Senior and student body vice president Mary Joy Dingler said she appreciates Cervelli’s willingness to listen to suggestions from the Saint Mary’s community.
“President Cervelli concentrates a lot on shared governance, and I think that’s really important, especially in an academic setting,” she said. “I’m excited to see where she goes with that, and I know that’s part of why she was selected.”
Senior Olivia Jackson said Cervelli’s emphasis on inclusion means all opinions are valued, which will help Saint Mary’s serve as a beacon of collaboration between administration and students.
“I don’t think students can be too involved in the running and decisions of the College,” she said. “The more that the students’ voices are heard, the better the school will be.”

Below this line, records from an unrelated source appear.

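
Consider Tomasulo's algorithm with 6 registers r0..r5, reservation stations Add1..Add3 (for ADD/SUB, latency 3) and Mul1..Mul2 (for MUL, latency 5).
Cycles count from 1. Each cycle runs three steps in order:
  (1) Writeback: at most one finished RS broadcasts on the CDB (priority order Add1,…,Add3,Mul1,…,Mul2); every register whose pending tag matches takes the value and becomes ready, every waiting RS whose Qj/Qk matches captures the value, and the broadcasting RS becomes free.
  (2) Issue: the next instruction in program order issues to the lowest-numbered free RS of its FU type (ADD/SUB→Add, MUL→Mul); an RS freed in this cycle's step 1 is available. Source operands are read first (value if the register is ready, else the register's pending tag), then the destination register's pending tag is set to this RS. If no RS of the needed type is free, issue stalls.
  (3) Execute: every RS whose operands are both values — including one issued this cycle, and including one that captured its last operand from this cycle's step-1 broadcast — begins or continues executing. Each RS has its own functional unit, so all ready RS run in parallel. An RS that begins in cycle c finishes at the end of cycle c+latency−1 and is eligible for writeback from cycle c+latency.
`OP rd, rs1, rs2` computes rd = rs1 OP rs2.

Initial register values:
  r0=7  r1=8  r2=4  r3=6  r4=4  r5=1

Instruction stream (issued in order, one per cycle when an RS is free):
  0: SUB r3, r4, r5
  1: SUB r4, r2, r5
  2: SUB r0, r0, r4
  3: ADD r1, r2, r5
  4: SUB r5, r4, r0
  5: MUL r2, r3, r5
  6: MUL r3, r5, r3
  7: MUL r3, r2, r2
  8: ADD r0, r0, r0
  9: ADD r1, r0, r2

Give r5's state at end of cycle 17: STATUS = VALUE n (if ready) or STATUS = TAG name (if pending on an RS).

STATUS = VALUE -1

cycle 1: issue SUB r3<-Add1 // r0:7,r1:8,r2:4,r3:Add1,r4:4,r5:1
cycle 2: issue SUB r4<-Add2 // r0:7,r1:8,r2:4,r3:Add1,r4:Add2,r5:1
cycle 3: issue SUB r0<-Add3 // r0:Add3,r1:8,r2:4,r3:Add1,r4:Add2,r5:1
cycle 4: CDB Add1=3; issue ADD r1<-Add1 // r0:Add3,r1:Add1,r2:4,r3:3,r4:Add2,r5:1
cycle 5: CDB Add2=3; issue SUB r5<-Add2 // r0:Add3,r1:Add1,r2:4,r3:3,r4:3,r5:Add2
cycle 6: issue MUL r2<-Mul1 // r0:Add3,r1:Add1,r2:Mul1,r3:3,r4:3,r5:Add2
cycle 7: CDB Add1=5; issue MUL r3<-Mul2 // r0:Add3,r1:5,r2:Mul1,r3:Mul2,r4:3,r5:Add2
cycle 8: CDB Add3=4; stall // r0:4,r1:5,r2:Mul1,r3:Mul2,r4:3,r5:Add2
cycle 9: stall // r0:4,r1:5,r2:Mul1,r3:Mul2,r4:3,r5:Add2
cycle 10: stall // r0:4,r1:5,r2:Mul1,r3:Mul2,r4:3,r5:Add2
cycle 11: CDB Add2=-1; stall // r0:4,r1:5,r2:Mul1,r3:Mul2,r4:3,r5:-1
cycle 12: stall // r0:4,r1:5,r2:Mul1,r3:Mul2,r4:3,r5:-1
cycle 13: stall // r0:4,r1:5,r2:Mul1,r3:Mul2,r4:3,r5:-1
cycle 14: stall // r0:4,r1:5,r2:Mul1,r3:Mul2,r4:3,r5:-1
cycle 15: stall // r0:4,r1:5,r2:Mul1,r3:Mul2,r4:3,r5:-1
cycle 16: CDB Mul1=-3; issue MUL r3<-Mul1 // r0:4,r1:5,r2:-3,r3:Mul1,r4:3,r5:-1
cycle 17: CDB Mul2=-3; issue ADD r0<-Add1 // r0:Add1,r1:5,r2:-3,r3:Mul1,r4:3,r5:-1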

According to Jackson, Cervelli’s strong leadership will play a vital role in encouraging students to do their best work and fulfill their goals.

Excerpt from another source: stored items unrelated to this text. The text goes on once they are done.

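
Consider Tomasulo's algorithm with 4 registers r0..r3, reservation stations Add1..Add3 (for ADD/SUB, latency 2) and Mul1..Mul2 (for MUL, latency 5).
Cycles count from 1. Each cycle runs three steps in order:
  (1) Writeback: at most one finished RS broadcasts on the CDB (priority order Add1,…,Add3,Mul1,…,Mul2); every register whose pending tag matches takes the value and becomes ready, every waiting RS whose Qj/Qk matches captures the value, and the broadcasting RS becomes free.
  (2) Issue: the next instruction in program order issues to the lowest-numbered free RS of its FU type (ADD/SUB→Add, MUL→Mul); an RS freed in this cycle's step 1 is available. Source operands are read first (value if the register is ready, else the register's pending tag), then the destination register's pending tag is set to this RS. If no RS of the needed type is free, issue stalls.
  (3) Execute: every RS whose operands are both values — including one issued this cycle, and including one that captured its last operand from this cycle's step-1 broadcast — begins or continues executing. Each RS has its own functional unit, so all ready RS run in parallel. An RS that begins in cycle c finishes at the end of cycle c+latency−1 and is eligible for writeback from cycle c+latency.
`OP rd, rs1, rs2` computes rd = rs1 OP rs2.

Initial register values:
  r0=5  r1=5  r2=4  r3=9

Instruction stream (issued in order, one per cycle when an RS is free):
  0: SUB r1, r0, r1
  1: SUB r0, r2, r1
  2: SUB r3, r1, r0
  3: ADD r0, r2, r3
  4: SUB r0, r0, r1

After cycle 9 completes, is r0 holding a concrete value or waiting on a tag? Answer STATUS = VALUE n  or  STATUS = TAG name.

STATUS = TAG Add2

c1: issue SUB r1<-Add1 | r0:5,r1:Add1,r2:4,r3:9
c2: issue SUB r0<-Add2 | r0:Add2,r1:Add1,r2:4,r3:9
c3: CDB Add1=0; issue SUB r3<-Add1 | r0:Add2,r1:0,r2:4,r3:Add1
c4: issue ADD r0<-Add3 | r0:Add3,r1:0,r2:4,r3:Add1
c5: CDB Add2=4; issue SUB r0<-Add2 | r0:Add2,r1:0,r2:4,r3:Add1
c6: - | r0:Add2,r1:0,r2:4,r3:Add1
c7: CDB Add1=-4 | r0:Add2,r1:0,r2:4,r3:-4
c8: - | r0:Add2,r1:0,r2:4,r3:-4
c9: CDB Add3=0 | r0:Add2,r1:0,r2:4,r3:-4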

“I think what’s really at the heart of what President Cervelli wants to do here is focus on students and just give them more opportunities to get out there and make a difference using what they learned here at Saint Mary’s,” Jackson said. “It’s hard to put into words everything that you gain from Saint Mary’s.”

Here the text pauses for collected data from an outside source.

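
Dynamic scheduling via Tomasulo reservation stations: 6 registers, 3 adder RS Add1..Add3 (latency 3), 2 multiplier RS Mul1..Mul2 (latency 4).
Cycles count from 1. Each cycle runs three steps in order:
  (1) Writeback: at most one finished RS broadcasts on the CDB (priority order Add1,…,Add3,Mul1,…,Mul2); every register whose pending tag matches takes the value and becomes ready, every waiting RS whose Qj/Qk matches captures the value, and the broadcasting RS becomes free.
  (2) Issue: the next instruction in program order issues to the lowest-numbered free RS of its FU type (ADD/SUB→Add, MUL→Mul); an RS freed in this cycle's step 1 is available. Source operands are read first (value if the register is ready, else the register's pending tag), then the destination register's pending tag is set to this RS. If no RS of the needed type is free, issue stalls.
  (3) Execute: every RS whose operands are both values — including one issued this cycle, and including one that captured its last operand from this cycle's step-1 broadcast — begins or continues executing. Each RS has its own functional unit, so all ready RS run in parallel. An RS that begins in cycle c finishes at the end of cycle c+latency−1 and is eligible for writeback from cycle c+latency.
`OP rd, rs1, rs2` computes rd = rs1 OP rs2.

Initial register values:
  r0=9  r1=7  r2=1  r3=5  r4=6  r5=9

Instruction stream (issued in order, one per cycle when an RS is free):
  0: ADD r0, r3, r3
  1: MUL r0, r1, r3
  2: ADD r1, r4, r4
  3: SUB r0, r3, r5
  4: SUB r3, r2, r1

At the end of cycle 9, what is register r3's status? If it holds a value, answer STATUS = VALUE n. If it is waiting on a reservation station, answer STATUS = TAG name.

STATUS = VALUE -11

  c1: issue ADD r0<-Add1  regs: r0:Add1,r1:7,r2:1,r3:5,r4:6,r5:9
  c2: issue MUL r0<-Mul1  regs: r0:Mul1,r1:7,r2:1,r3:5,r4:6,r5:9
  c3: issue ADD r1<-Add2  regs: r0:Mul1,r1:Add2,r2:1,r3:5,r4:6,r5:9
  c4: CDB Add1=10; issue SUB r0<-Add1  regs: r0:Add1,r1:Add2,r2:1,r3:5,r4:6,r5:9
  c5: issue SUB r3<-Add3  regs: r0:Add1,r1:Add2,r2:1,r3:Add3,r4:6,r5:9
  c6: CDB Add2=12  regs: r0:Add1,r1:12,r2:1,r3:Add3,r4:6,r5:9
  c7: CDB Add1=-4  regs: r0:-4,r1:12,r2:1,r3:Add3,r4:6,r5:9
  c8: CDB Mul1=35  regs: r0:-4,r1:12,r2:1,r3:Add3,r4:6,r5:9
  c9: CDB Add3=-11  regs: r0:-4,r1:12,r2:1,r3:-11,r4:6,r5:9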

Jackson said she looks forward to seeing what changes or improvements Cervelli implements.
“I am so excited about the Promise of Discovery Award she is introducing, and I think that’s going to do so much for the College and open up so many opportunities,” she said. “She’s so excited to be here, and she loves the school so much. It’s always exciting to get a fresh perspective on how to run things and how to make Saint Mary’s better.”
Dingler said she values the analytical skills enforced by a Saint Mary’s education, though she also feels her community of peers has shaped her as a person.
“A Saint Mary’s education gives you more than just writing skills,” Dingler said. “It gives you potential to grow and helps your leadership skills thrive and gives you ambition and strength and power that other schools don’t necessarily give you.”
First year Mary Coleman said she enjoyed Mayor Buttigieg’s speech, because it showed her how much the South Bend community values and admires Saint Mary’s. She said she hopes Cervelli knows she has immense student support.
“I hope she is always able to feel like she makes the right decision for the College and doesn’t have any reservations about doing what she perceives as right for us,” Coleman said. “I’m looking forward to all the new opportunities that come with a new president and the time of change and transition.”
Coleman said she feels honored to attend a school with a female president such as Cervelli, because she said high-achieving women can best understand the needs of the Saint Mary’s community.
“It’s the essence of Saint Mary’s since we are a women’s college,” Coleman said. “I think that women have a special kind of change that they’re able to create in the world, and I think that’s really important to have and to establish.”